As a programmer this used be the beginning of a new lesson in a language I was introduced to.  It may be equally valid today.  I am learning a language called social distancing.  We are in a pandemic.  There is a virus that is highly transmittable, fatal for the vulnerable, and incurable at the time I'm writing this.  And because of the uncertainty of how this can incapacitate a medical system, the world, my city, and my community are practicing social distancing. 

I love it.  I have noticed how the simplicity that isolation, self quarantine, or what I might reframe as gifted solitude, liberates me from the obligations that modern living teases me with.  My introvert is nurtured.  I am respectful of the anxiety of being alone can create.  I am around plenty of loved ones to feel fulfilled.  I get plenty of fresh air to feel replenished.  I have plenty of funds and resources to feel sustained.  I rarely leaned into luxuries and not even my coffee skills help me feel like I haven't even lost my gourmet caffeine addiction.  I feel blessed amid this tragedy.  

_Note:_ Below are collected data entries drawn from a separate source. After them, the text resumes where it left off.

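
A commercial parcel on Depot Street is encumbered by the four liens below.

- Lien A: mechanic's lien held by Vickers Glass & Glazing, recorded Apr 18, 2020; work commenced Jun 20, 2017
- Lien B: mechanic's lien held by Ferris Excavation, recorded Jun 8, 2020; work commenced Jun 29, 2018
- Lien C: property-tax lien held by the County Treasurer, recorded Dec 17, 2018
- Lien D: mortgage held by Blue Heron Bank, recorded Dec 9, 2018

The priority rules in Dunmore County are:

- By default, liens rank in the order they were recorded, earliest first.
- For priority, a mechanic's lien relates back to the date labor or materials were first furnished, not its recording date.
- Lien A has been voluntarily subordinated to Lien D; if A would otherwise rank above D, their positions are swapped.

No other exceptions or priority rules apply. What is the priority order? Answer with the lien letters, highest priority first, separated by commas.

Effective dates: A relates back to Jun 20, 2017 (work commenced); B relates back to Jun 29, 2018 (work commenced).
By effective date, earliest first: A (Jun 20, 2017), B (Jun 29, 2018), D (Dec 9, 2018), C (Dec 17, 2018).
A is senior to D before the subordination, so the two trade places.

D, B, A, C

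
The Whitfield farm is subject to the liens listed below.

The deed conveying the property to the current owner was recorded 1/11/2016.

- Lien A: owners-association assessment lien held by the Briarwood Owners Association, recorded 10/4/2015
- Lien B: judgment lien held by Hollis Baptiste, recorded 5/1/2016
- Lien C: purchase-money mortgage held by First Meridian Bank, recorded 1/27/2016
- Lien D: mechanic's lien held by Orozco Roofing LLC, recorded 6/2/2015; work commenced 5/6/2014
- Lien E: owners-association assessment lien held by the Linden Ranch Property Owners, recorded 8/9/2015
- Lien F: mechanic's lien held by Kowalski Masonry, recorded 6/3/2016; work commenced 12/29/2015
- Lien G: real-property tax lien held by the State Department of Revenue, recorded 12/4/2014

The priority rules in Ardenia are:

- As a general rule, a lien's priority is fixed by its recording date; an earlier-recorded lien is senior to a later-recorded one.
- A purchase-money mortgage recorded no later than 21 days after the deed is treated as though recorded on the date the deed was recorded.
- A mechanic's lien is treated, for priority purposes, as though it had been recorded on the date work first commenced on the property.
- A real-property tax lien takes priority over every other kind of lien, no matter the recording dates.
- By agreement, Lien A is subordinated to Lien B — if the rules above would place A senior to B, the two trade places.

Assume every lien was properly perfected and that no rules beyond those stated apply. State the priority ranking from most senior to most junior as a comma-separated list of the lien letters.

G, D, E, B, F, C, A

Effective dates after the stated exceptions: C relates back to the deed date 1/11/2016; D is treated as recorded 5/6/2014, the work-commencement date; F relates back to 12/29/2015 (work commenced).
G is a real-property tax lien, so it outranks all other liens regardless of date.
Among the remaining liens, by effective date: D (5/6/2014), E (8/9/2015), A (10/4/2015), F (12/29/2015), C (1/11/2016), B (5/1/2016).
Because A would otherwise rank above B, the subordination swaps them.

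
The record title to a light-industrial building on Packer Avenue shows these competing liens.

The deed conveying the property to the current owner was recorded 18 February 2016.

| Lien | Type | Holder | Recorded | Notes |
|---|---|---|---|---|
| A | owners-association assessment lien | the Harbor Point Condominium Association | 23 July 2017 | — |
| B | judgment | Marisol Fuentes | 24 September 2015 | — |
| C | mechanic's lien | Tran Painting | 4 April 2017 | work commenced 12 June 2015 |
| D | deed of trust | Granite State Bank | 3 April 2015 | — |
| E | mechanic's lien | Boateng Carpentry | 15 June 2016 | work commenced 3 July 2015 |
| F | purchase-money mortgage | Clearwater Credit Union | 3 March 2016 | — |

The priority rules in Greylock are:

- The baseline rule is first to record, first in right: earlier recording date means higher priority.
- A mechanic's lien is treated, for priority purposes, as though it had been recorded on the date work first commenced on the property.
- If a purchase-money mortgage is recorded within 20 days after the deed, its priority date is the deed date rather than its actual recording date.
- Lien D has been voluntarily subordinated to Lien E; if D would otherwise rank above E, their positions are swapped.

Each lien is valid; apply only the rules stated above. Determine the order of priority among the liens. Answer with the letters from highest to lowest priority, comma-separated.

E, C, D, B, F, A

Effective dates after the stated exceptions: C's effective date is 12 June 2015, when work began; E relates back to 3 July 2015 (work commenced); F relates back to the deed date 18 February 2016.
By effective date, earliest first: D (3 April 2015), C (12 June 2015), E (3 July 2015), B (24 September 2015), F (18 February 2016), A (23 July 2017).
The subordination applies — D was senior to E — so D and E swap.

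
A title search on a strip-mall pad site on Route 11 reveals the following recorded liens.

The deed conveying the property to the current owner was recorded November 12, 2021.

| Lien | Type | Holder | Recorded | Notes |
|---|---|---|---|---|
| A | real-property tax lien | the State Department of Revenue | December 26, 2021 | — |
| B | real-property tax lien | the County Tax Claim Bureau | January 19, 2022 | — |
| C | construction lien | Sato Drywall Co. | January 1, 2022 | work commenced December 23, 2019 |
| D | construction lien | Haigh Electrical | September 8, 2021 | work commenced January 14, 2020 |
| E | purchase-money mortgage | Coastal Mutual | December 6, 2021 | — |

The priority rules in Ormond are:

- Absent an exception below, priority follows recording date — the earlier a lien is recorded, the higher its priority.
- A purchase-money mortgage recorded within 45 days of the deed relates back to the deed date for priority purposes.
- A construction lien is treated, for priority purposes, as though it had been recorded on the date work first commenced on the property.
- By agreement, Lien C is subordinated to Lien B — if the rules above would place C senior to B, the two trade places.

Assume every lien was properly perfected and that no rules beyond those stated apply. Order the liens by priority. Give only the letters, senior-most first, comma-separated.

B, D, E, A, C

Effective dates: C is treated as recorded December 23, 2019, the work-commencement date; D is treated as recorded January 14, 2020, the work-commencement date; E was recorded within the 45-day window, so its effective date is the deed date November 12, 2021.
By effective date: C (December 23, 2019), D (January 14, 2020), E (November 12, 2021), A (December 26, 2021), B (January 19, 2022).
The subordination applies — C was senior to B — so C and B swap.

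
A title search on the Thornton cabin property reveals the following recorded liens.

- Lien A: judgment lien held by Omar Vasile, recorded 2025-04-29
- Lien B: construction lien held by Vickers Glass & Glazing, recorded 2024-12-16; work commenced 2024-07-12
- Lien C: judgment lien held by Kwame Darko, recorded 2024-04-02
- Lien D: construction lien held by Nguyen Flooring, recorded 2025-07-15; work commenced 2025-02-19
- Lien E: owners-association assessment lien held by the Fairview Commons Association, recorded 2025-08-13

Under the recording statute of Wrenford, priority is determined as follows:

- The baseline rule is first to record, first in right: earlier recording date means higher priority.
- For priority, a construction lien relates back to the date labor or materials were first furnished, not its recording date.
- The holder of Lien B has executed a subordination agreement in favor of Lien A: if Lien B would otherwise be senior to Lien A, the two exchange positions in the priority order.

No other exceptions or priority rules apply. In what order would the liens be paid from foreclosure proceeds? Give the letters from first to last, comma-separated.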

I walked into my daughter's rooms and straddled the thresholds to their entrances and asked them to recall the book we read together at bedtime about Anne Frank.  I invited them to put into perspective the  juxtaposition with what we are living and what she might have had to.  I asked them to consider how much more extreme her conditions where.  I asked them because I recognize how far worse the plague of human ignorance can be.  I respect the cosmic existence of this virus.  I take time to visit the through segments reported on the realities of this virus' bite.

I try and sympathize with the sadness that COVID-19 brings to families.  I work really hard to transcend the politics around health care, the economy, and partisanship.  I am glad I feel encouraged to write in these times.  I want the World to know that quarantine can be a gift of solitude, and paradoxically I respect how antagonizing being forced to turn off your human connections can be.  I am grateful to my ex-wife for loving so deep at one point in my life, it forced me to suffer the loneliness that I feel gives me to fortitude to appreciate the isolation I am asked to practice now.  I am reminded of my grandmother, reminiscing on how she would tell me that she was happiest in her home.

My grandma, I am beginning to understand how home is joy, and isolation is not so much a restriction but a gift of solitude.